Mais Beaumarchais n’est pas payé en retour. Ce jour à Paris il reçoit Benjamin Franklin le représentants des insurgents.
- Monsieur pour tout paiement de mes investissements auprès des insurgents, vous avez usé de monnaie de singes, vous m’avez payé avec des assignats, une monnaie qui n’a aucun cours, je suis ruiné. Je déplore avec véhémence que vous soyez aussi ingrats, que vous m’ayez floué. Ma défense de votre cause, m’a amené à tout miser sur votre succès, et en échange vous me mettez sur la paille !
- Beaumarchais, nous vous serons éternellement reconnaissants, mais sachez que notre trésor est exsangue, que notre effort de guerre engloutit toute notre fortune, vous serez payé dignement lorsque nous aurons obtenu la victoire définitive et que nous aurons institué la république.
Finalement le roi de France entre officiellement en guerre contre les anglais, envoie sa flotte avec l’amiral d’Estaing et les fameux amiraux de Provence Forbin et de Suffren qui couleront la flotte anglaise à Chesapeake. Et La Fayette contribuera à écraser l’armée anglaise à la fameuse bataille de Yorktown. Le roi dédommagera partiellement Beaumarchais.
Il devient éditeur et lance la publication des œuvres complètes de Voltaire et de Rousseau.
Il crée la société des eaux de Paris oeuvre mi philantropique mi financière pour alimenter Paris en eau. Il écrit le mariage de Figaro. Il fonde la société des auteurs dramatiques et institue les droits d’auteurs qui jusqu’alors étaient spoliés par les compagnies théâtrales.
Son mariage de Figaro joué par la comédie française soulève l’enthousiasme des foules, il sera joué soixante sept fois, malgré la menace de la censure royale. Au Trianon la reine Marie Antoinette joue elle-même le rôle de Rosine du Barbier de Séville, elle soutient sans limite le révolutionnaire Beaumarchais, elle ne sait pas que Beaumarchais et ses pièces de théâtre contribueront à creuser sa propre tombe de reine. Mais Beaumarchais est devenu trop riche, auprès du public son discrédit est pour bientôt. C’est Mirabeau qui commencera la campagne de dénigrement du dramaturge financier. Dans des pamphlets il le traînera dans la boue, l’accusant de corruption, le qualifiant d’aventurier sans scrupule, d’agent de l’absolutisme royal.

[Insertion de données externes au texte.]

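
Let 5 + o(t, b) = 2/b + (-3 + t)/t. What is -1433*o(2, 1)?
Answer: 10031/2 ≈ 5015.5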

Durant la révolution son sort vacillera souvent. Député de la commune de Paris, trafiquant d’armes pour les armées révolutionnaires, puis considéré à tort comme émigré et condamné par contumace, il vécut un exil forcé et misérable à Hambourg, ne put revenir en France qu’après la chute de Robespierre, où il fut soutenu par Talleyrand et lavé de tout soupçon.
Lui, qui avait largement contribué à l’amorce de la révolution avec ses idées libertaires et son théâtre subversif pour l’ancien régime, fut la victime de son affairisme et considéré, comme un nantis corrompu, par les révolutionnaires. Marat disait de lui :
« Qu’avons nous à gagner à détruire l’aristocratie des nobles, si elle est remplacée par l’aristocratie des riches ? »
Il meurt en 1799, laissant tout de même une fortune assez considérable à ses descendants.